Federal courts have generally found that a consumer is bound when the e-commerce retailer uses a click-wrap agreement, which requires the consumer to expressly assent to the terms. But, in the absence of other indications of assent, courts have been hesitant to enforce terms and conditions when the retailer uses a browsewrap agreement, which does not require the user to manifest assent to its terms or conditions explicitly; rather, the terms and conditions are presented via hyperlinks on the website, and the user allegedly gives his assent by using the website. See, e.g., Nguyen v. Barnes & Noble, Inc., 763 F.3d 1171 (9th Cir. 2014).

This year, a California Court of Appeal followed the precedent in Nguyen. Long v. Provide Commerce, Inc., 245 Cal. App. 4th 855 (Cal. App. 2d Dist. 2016). The court held that, when a website makes its terms available via a conspicuous hyperlink but otherwise provides no notice nor prompts users to affirmatively assent, even close proximity of the hyperlink to buttons consumers must click, without more, "is insufficient to give rise to constructive notice" of the terms. Thus, e-commerce companies that want to maximize the chance that their terms and conditions will be enforced should avoid solely relying on a browsewrap agreement.

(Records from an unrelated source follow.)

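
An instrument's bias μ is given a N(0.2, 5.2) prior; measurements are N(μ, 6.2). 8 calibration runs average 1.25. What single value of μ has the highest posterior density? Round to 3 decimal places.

1.114

Posterior for μ is Normal. Precision-weighted mean: (1/5.2·0.2 + 8/6.2·1.25) / (1/5.2 + 8/6.2) = 1.114.
A Normal posterior is symmetric, so mode = mean.
This is the posterior mode — the MAP estimate.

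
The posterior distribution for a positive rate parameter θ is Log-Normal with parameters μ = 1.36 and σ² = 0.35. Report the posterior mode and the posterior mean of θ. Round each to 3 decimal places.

MAP = 2.746, posterior mean = 4.641

Mode = exp(μ − σ²) = exp(1.01) = 2.746.
Mean = exp(μ + σ²/2) = exp(1.535) = 4.641.
Right-skewed posterior ⇒ mode < mean.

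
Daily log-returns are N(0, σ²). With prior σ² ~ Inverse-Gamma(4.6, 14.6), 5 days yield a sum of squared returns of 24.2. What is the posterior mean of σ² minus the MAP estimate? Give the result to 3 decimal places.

Posterior: Inverse-Gamma(shape = 4.6+5/2 = 7.1, scale = 14.6+24.2/2 = 26.7).
Mode = β/(α+1) = 26.7/8.1 = 3.296.
Mean = β/(α−1) = 26.7/6.1 = 4.377.
Difference = 4.377 − 3.296 = 1.081.

1.081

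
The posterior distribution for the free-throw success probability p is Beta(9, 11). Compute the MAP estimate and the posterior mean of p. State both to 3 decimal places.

MAP estimate = 0.444, posterior mean = 0.450

Mode = (9−1)/(9+11−2) = 8/18 = 0.444.
Mean = 9/(9+11) = 9/20 = 0.450.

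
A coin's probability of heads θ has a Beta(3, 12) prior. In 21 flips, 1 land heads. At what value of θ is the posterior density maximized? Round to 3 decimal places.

0.088

Posterior: Beta(3+1, 12+20) = Beta(4, 32).
Mode = (4−1)/(4+32−2) = 3/34 = 0.088.
Mean = 4/(4+32) = 4/36 = 0.111.
This is the posterior mode — the MAP estimate.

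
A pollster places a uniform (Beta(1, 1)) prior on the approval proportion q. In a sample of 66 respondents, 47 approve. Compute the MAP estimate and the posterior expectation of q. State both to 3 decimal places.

Posterior: Beta(1+47, 1+19) = Beta(48, 20).
Mode = (48−1)/(48+20−2) = 47/66 = 0.712.
Mean = 48/(48+20) = 48/68 = 0.706.

MAP = 0.712; posterior mean = 0.706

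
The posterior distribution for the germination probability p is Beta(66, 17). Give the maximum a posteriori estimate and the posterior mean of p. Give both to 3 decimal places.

MAP: 0.802. Posterior mean: 0.795.

Mode = (66−1)/(66+17−2) = 65/81 = 0.802.
Mean = 66/(66+17) = 66/83 = 0.795.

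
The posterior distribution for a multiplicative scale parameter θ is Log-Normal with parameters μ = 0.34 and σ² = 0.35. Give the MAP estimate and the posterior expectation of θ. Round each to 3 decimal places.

Mode = exp(μ − σ²) = exp(-0.01) = 0.990.
Mean = exp(μ + σ²/2) = exp(0.515) = 1.674.

MAP estimate = 0.990, posterior expectation = 1.674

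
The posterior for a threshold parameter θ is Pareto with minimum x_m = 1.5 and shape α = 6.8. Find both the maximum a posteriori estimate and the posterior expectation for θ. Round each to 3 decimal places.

maximum a posteriori estimate = 1.500, posterior expectation = 1.759

The Pareto density is strictly decreasing on [x_m, ∞), so the mode is x_m = 1.500.
Mean = α·x_m/(α−1) = 6.8·1.5/5.8 = 1.759.
The posterior is right-skewed, so the mean exceeds the mode.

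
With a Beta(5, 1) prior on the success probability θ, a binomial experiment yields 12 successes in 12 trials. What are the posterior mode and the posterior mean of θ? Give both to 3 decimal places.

MAP = 1.000; posterior mean = 0.944

Posterior: Beta(5+12, 1+0) = Beta(17, 1).
Since β = 1 ≤ 1 and α > 1, the Beta density is monotone increasing on [0,1]; the mode is at 1.
Mean = 17/(17+1) = 0.944.
The posterior is left-skewed, so the mode exceeds the mean.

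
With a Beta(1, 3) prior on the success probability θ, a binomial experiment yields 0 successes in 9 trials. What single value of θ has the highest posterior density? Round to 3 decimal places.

Posterior: Beta(1+0, 3+9) = Beta(1, 12).
Since α = 1 ≤ 1 and β > 1, the Beta density is monotone decreasing on [0,1]; the mode is at 0.
Mean = 1/(1+12) = 0.077.
This is the posterior mode — the MAP estimate.

0.000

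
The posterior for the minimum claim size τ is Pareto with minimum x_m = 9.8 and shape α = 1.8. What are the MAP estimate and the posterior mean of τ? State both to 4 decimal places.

MAP: 9.8000. Posterior mean: 22.0500.

The Pareto density is strictly decreasing on [x_m, ∞), so the mode is x_m = 9.8000.
Mean = α·x_m/(α−1) = 1.8·9.8/0.8 = 22.0500.
Mean > mode: the posterior has a right tail.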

Mooting Plaintiff's Claims

Defendants in some cases have made offers of judgment under Federal Rules of Civil Procedure, Rule 68 to representative plaintiffs and then sought dismissal on mootness grounds. In Campbell-Ewald Co. v. Gomez, 136 S. Ct. 663 (2016), the U.S. Supreme Court joined the majority of federal courts of appeal that have rejected this defense. Justice Ruth Bader Ginsberg wrote that, when a plaintiff rejects an offer of settlement, his interest in the suit remains the same as it was before the offer. The offer thus has no "operative effect."

After Campbell-Ewald, the 9th U.S. Circuit Court of Appeals heard Chen v. Allstate Ins. Co., 819 F.3d 1136 (9th Cir. 2016), in which the plaintiff filed a putative class action alleging violations of the Telephone Consumer Protection Act. The defendant went beyond a mere Rule 68 offer of judgment and deposited $20,000 in full settlement of the claims into an escrow account. The 9th Circuit nonetheless rejected the defendant's attempt to moot the class action. The panel reiterated Campbell-Ewald's holding that a claim only becomes moot once a plaintiff actually receives all of the relief to which he is entitled.

The views and opinions set forth herein are the personal views or opinions of the authors; they do not necessarily reflect views or opinions of the law firm with which they are associated or their clients.